Jean Bricmont, le M. Prudhomme de la liberté d'expression
C'est l'antifascisme qui crée le fascisme, l'antiracisme qui crée le racisme, et «la gauche morale qui est devenue l'extrême droite», ne craint pas d'écrire Bricmont. Un tour de bonneteau idéal.
La France a l'air barbare, vue de près. Mais allez en Belgique et vous deviendrez moins sévère pour votre pays», écrivait un poète qui ne se souciait pas trop d'amitié entre les peuples. On s'était gardés de faire autre chose que sourire à cette sortie de Baudelaire jusqu'à la découverte de l'existence du dénommé Jean Bricmont et du leadership qu'il entend assumer désormais dans la défense de toute la quincaillerie extrémiste, antisémite et négationniste qui prospère à nouveau dans notre pays à la faveur des moyens de propagande démultipliés du Web, du vide politique, de l'oubli aussi.
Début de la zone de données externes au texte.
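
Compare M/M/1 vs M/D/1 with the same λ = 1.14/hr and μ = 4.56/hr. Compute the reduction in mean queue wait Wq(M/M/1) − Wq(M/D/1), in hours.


ρ = 1.14/4.56 = 0.2500
Wq(M/M/1) = ρ/(μ−λ) = 0.2500/3.42 = 0.07310 hr
Wq(M/D/1) = ρ/(2(μ−λ)) = 0.03655 hr
Savings = 0.07310 − 0.03655 = 0.03655 hr

Final: 0.03655 hr


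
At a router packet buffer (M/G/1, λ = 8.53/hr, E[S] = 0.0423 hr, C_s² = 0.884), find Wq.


ρ = λ·E[S] = 8.53·0.0423 = 0.3608
E[S²] = E[S]²(1+C_s²) = 0.0423²·(1+0.884) = 0.003371
Wq = λ·E[S²]/(2(1−ρ)) = 8.53·0.003371/(2·0.6392) = 0.02249 hr

Final: 0.02249 hr


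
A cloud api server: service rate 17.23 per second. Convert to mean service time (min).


Mean service time = 1/μ = 1/17.23 second = 0.05804 second
In minutes: 0.05804 × 0.0166667 = 0.0009673 min

Final: 0.0009673 min


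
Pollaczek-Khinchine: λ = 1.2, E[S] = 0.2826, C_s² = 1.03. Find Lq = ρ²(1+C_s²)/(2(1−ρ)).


ρ = λ·E[S] = 1.2·0.2826 = 0.3391
Lq = ρ²(1+C_s²)/(2(1−ρ)) = 0.1150·(1+1.03)/(2·0.6609)
= 0.1150·2.0300/1.3218 = 0.17662

Final: 0.17662


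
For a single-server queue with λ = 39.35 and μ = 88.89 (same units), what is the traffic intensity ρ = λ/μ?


ρ = λ/μ = 39.35/88.89 = 0.4427

Final: 0.4427


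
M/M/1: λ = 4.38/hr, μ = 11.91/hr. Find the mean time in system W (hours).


W = 1/(μ−λ) = 1/(11.91 − 4.38) = 1/7.53 = 0.1328 hr

Final: 0.1328 hr


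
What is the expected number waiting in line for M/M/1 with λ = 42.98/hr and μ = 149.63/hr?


ρ = 42.98/149.63 = 0.2872
Lq = ρ²/(1−ρ) = 0.08251/0.7128 = 0.1158

Final: 0.1158


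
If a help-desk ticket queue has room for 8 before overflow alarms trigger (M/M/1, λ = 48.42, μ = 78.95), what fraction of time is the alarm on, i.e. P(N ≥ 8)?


ρ = 48.42/78.95 = 0.6133
P(N ≥ n) = ρ^n = 0.6133^8 = 0.020016

Final: 0.020016


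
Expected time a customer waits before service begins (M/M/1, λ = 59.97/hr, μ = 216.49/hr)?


ρ = 59.97/216.49 = 0.2770
Wq = ρ/(μ−λ) = 0.2770/(216.49 − 59.97) = 0.2770/156.52 = 0.001770 hr

Final: 0.001770 hr


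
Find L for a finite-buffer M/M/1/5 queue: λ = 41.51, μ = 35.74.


ρ = 41.51/35.74 = 1.1614
L = ρ[1 − (K+1)ρ^K + Kρ^(K+1)] / [(1−ρ)(1−ρ^(K+1))]
Numerator: 1.1614·(1 − 6·2.113445 + 5·2.454647) = 0.688234
Denominator: (-0.1614)·(-1.454647) = 0.234844
L = 0.688234/0.234844 = 2.9306

Final: 2.9306


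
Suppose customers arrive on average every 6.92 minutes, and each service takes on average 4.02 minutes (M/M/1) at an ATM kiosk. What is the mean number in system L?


λ = 60/6.92 = 8.6705 /hr
μ = 60/4.02 = 14.9254 /hr
ρ = λ/μ = 8.6705/14.9254 = 0.5809
L = ρ/(1−ρ) = 0.5809/0.4191 = 1.3862

Final: 1.3862


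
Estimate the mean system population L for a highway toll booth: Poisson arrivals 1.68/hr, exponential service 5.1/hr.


ρ = λ/μ = 1.68/5.1 = 0.3294
L = ρ/(1−ρ) = 0.3294/(1 − 0.3294) = 0.3294/0.6706 = 0.4912

Final: 0.4912


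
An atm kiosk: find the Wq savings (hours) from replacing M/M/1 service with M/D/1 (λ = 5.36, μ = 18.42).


ρ = 5.36/18.42 = 0.2910
Wq(M/M/1) = ρ/(μ−λ) = 0.2910/13.06 = 0.02228 hr
Wq(M/D/1) = ρ/(2(μ−λ)) = 0.01114 hr
Savings = 0.02228 − 0.01114 = 0.01114 hr

Final: 0.01114 hr


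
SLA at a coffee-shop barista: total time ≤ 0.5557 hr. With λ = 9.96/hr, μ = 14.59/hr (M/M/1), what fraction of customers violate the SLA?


W ~ Exponential(μ−λ) for M/M/1.
μ − λ = 14.59 − 9.96 = 4.6300
P(W > t) = e^{−(μ−λ)t} = e^{−2.5729} = 0.076315

Final: 0.076315


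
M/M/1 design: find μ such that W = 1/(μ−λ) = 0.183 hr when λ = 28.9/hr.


W = 1/(μ−λ) ⇒ μ − λ = 1/W = 1/0.183 = 5.4645
μ = λ + 1/W = 28.9 + 5.4645 = 34.3645 per hr

Final: 34.3645 /hr


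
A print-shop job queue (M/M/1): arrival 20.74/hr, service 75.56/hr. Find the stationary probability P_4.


ρ = 20.74/75.56 = 0.2745
P_n = (1−ρ)·ρ^n = (1 − 0.2745)·0.2745^4 = 0.7255·0.005676 = 0.004118

Final: 0.004118


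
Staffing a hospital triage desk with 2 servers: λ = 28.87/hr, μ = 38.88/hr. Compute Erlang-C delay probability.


a = λ/μ = 0.7425; ρ = a/2 = 0.3713
P₀ = 0.458501 (from M/M/c formula)
C(c,a) = [a^c/(c!(1−ρ))]·P₀ = [0.55137/(2·0.6287)]·0.458501
= 0.43848·0.458501 = 0.201043

Final: 0.201043


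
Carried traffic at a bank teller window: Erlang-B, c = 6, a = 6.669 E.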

Belge donc, spécialiste des équations différentielles et disciple de la pensée sèche de Bertrand Russell, il s'était déjà illustré à la fin des années 90 en publiant avec Alain Sokal un pamphlet prudhommesque, Impostures intellectuelles, qui entendait établir la nullité de toute la philosophie française postmoderne, sur la base d'erreurs relevées dans différents passages scientifiques de Derrida, Deleuze ou Lacan. A la racine de la joie mauvaise qui avait prévalu alors, notamment dans les médias qui firent le succès du livre, le ressentiment à l'égard des plus grands esprits d'un âge d'or français en train de s'achever, ivresse du vae victis («malheur aux vaincus») dans une période où les André Comte-Sponville, Bernard-Henri Lévy ou Luc Ferry purent vivre leurs riches heures sur la base de ce nouvel obscurantisme.